China’s restive Tibetan regions
Self-immolations continue, as do the Communist Party’s hardline policies
“THEY are suffering. They have no rights”, says a red-robed monk of his fellow Tibetan Buddhists on the other side of a snow-topped mountain in Sichuan province, in south-west China. His small monastery in Songpan county has so far been spared the worst of an intense security clampdown in Tibetan areas of Sichuan, following a series of self-immolations by Tibetan protesters, most of them monks and nuns. China calls them terrorists, and fears the suicides could spark renewed unrest across the vast plateau.
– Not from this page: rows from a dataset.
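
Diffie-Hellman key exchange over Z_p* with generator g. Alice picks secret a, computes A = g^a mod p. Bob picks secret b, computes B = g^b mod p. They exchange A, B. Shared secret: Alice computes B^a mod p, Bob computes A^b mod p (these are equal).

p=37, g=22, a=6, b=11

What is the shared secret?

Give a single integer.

Answer: 11

Derivation:
A = 22^6 mod 37  (bits of 6 = 110)
  bit 0 = 1: r = r^2 * 22 mod 37 = 1^2 * 22 = 1*22 = 22
  bit 1 = 1: r = r^2 * 22 mod 37 = 22^2 * 22 = 3*22 = 29
  bit 2 = 0: r = r^2 mod 37 = 29^2 = 27
  -> A = 27
B = 22^11 mod 37  (bits of 11 = 1011)
  bit 0 = 1: r = r^2 * 22 mod 37 = 1^2 * 22 = 1*22 = 22
  bit 1 = 0: r = r^2 mod 37 = 22^2 = 3
  bit 2 = 1: r = r^2 * 22 mod 37 = 3^2 * 22 = 9*22 = 13
  bit 3 = 1: r = r^2 * 22 mod 37 = 13^2 * 22 = 21*22 = 18
  -> B = 18
s = B^a = 18^6 mod 37  (bits of 6 = 110)
  bit 0 = 1: r = r^2 * 18 mod 37 = 1^2 * 18 = 1*18 = 18
  bit 1 = 1: r = r^2 * 18 mod 37 = 18^2 * 18 = 28*18 = 23
  bit 2 = 0: r = r^2 mod 37 = 23^2 = 11
  -> s = B^a = 11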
Over three years ago Tibet and Tibetan-inhabited parts of Sichuan, Qinghai, Gansu and Yunnan were engulfed by the biggest wave of anti-Chinese unrest in decades. Today it is in Sichuan’s highlands that the authorities appear to be struggling most to contain simmering discontent among ethnic Tibetans. Sichuan’s two “autonomous prefectures” with large Tibetan populations are Aba (Ngawa in Tibetan) and Ganzi (Kardze), whose combined area is almost the size of Great Britain. Much of the area was once part of the famously warlike traditional Tibetan region of Kham. In 1991, China’s then Communist Party chief, Jiang Zemin, said that “to keep Tibet stable, it is first necessary to pacify Kham”. That attitude is an ancient one among China’s rulers, and still applies.

Songpan county is perched on the north-eastern edge of Aba and has become a magnet for ethnic Han tourists from across China. But tourists are not encouraged to go deep into Aba, where police swarm in remote towns and keep restive monasteries under guard. In Aba town itself, about 150km (95 miles) away, armoured personnel carriers have been deployed on the streets.
The authorities have been trying to keep foreign journalists out of the worst-affected areas of Aba and Ganzi. They are nervous that news of the immolations and the grievances that led to them will inflame tensions among more than 1m Tibetans in the two prefectures. (The population in Tibet proper is three times larger.) The handful of journalists who have ventured beyond Songpan this year have been briskly caught and turned back. The police have recently been helped by snowfall on the mountain road from Songpan to Aba town, which is at around 3,200 metres (10,500 feet) above sea level.
Officials have reason to be fearful. For Tibetans, self-immolation is a new form of protest. Such acts are difficult for the authorities to prevent, and images of them can have a powerful psychological effect among sympathisers. Eleven Tibetans have tried to kill themselves this way since March. Six have succeeded, the latest a 35-year-old nun in Ganzi on November 3rd.
On October 19th Tibet’s exiled spiritual leader, the Dalai Lama, held a prayer ceremony for the dead in Dharamsala, the Indian town where he now lives in exile. China’s foreign ministry accused him of inciting “terrorism in disguise”. Fire extinguishers have become the accoutrement of choice for police patrols (see picture) as far away as Lhasa, the Tibetan capital some 1,200km south-west of Songpan.